Gospel Host on Why the 'Song Is the Sermon' in New PBS Documentary
Emmy nominee Henry Louis Gates Jr. explores the historic origins of gospel music in America.
Gospel singer Mahalia Jackson is revered for her heavenly contralto and civil rights activism. Yet, early in her career, she was considered to be somewhat of an outcast.
"A minister told her that the way she performed was scandalous — that the way she moved her body was too tempting," says Henry Louis Gates Jr., executive producer and host of PBS' Gospel, a four-part documentary that chronicles the story of gospel music from its inception to being a billion dollar industry. "When you see Mahalia in those long robes," Gates Jr. explains, "that's why she adopted that style. She was criticized for gyrating too much."

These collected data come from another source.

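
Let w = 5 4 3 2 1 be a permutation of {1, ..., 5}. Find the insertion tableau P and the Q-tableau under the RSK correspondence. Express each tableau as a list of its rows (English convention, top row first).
P = [[1], [2], [3], [4], [5]], Q = [[1], [2], [3], [4], [5]]

Insert each entry of the permutation into P by Schensted row insertion, recording in Q the position of each new cell.

After inserting 5: P = [[5]].
After inserting 4: P = [[4], [5]].
After inserting 3: P = [[3], [4], [5]].
After inserting 2: P = [[2], [3], [4], [5]].
After inserting 1: P = [[1], [2], [3], [4], [5]].

So P = [[1], [2], [3], [4], [5]], Q = [[1], [2], [3], [4], [5]].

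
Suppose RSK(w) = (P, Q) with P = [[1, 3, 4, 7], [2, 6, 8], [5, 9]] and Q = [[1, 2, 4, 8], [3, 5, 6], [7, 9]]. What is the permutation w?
Reverse RSK: for i = n, n-1, ..., 1, locate i in Q, remove the corresponding corner cell from P, and reverse-bump its entry up through P; the value ejected from row 1 is w(i).

So w = 5 6 2 9 3 4 1 8 7.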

Premiering February 12, Gospel explains how the musical form is intrinsically linked to Black history as a whole, and how for both performer and audience, the song is the sermon and the sermon is the song. Gospel hums along with fascinating insights, like how such inventions as the radio and the Hammond organ led to big breakthroughs for gospel artists, as well as how those artists' business and marketing savvy helped them thrive despite discrimination. Yet one of Gospel's most surprising revelations is how, since the music's early days, pioneers faced scorn for sounding (or in Jackson's case, looking) not holy enough.

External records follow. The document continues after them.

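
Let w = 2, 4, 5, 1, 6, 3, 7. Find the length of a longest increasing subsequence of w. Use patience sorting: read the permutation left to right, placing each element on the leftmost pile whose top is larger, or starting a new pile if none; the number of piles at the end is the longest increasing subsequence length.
5

2: new pile. tops = [2]
4: new pile. tops = [2, 4]
5: new pile. tops = [2, 4, 5]
1: onto pile 1 (replacing 2). tops = [1, 4, 5]
6: new pile. tops = [1, 4, 5, 6]
3: onto pile 2 (replacing 4). tops = [1, 3, 5, 6]
7: new pile. tops = [1, 3, 5, 6, 7]

5 piles, so the longest increasing subsequence has length 5.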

"There were many examples of Black people being kicked out of the church because they were too worldly," says Gates Jr., who was nominated for an Emmy in 2022 for his work on Max's Frederick Douglass: In Five Speeches. "The church [said] we don't want 'Saturday night' showing up on Sunday. But some of the biggest innovations are happening because 'Saturday night' styles sneak their way into Sunday services."
Case in point: "father of gospel" musician and composer Thomas A. Dorsey. As Gospel's premiere episode, "The Gospel Train," reveals, Dorsey was one of millions who sojourned out of the South as part of the Great Migration in the early 20th century. After a spiritual awakening in his new hometown of Chicago, Dorsey had, by 1930, begun melding the musical stylings of blues and jazz with lyrics praising God. It caught on, but not without pushback from the pulpit — condemnation that, subsequent Gospel episodes reveal, happened to some of the greats to come, like Kirk Franklin, whose hip-hop sensibility irked traditionalists. "Preachers," Gates Jr. says, "had to follow the people. And the people followed innovators like Dorsey, like Mahalia Jackson, like Kirk Franklin."
Gospel Live!, an exuberant concert filmed at Oasis Church in Los Angeles, serves as a companion piece to the documentary series. Singers including John Legend, Anthony Hamilton and Lena Byrd Miles appear in the concert and illustrate gospel's array of styles and influences on music as a whole, from soul to R&B and rock and roll.
"Our series focuses on the evolution of Black sacred music through gospel," says Gates, Jr. "From blues to hip-hop, African Americans have been the driving force of sonic innovation in America for over 100 years. Musical styles come and go, but the one sound that has remained a constant for our people is gospel."
Gospel airs Feb. 12 and 13 on PBS, with Gospel Live! airing Feb. 9.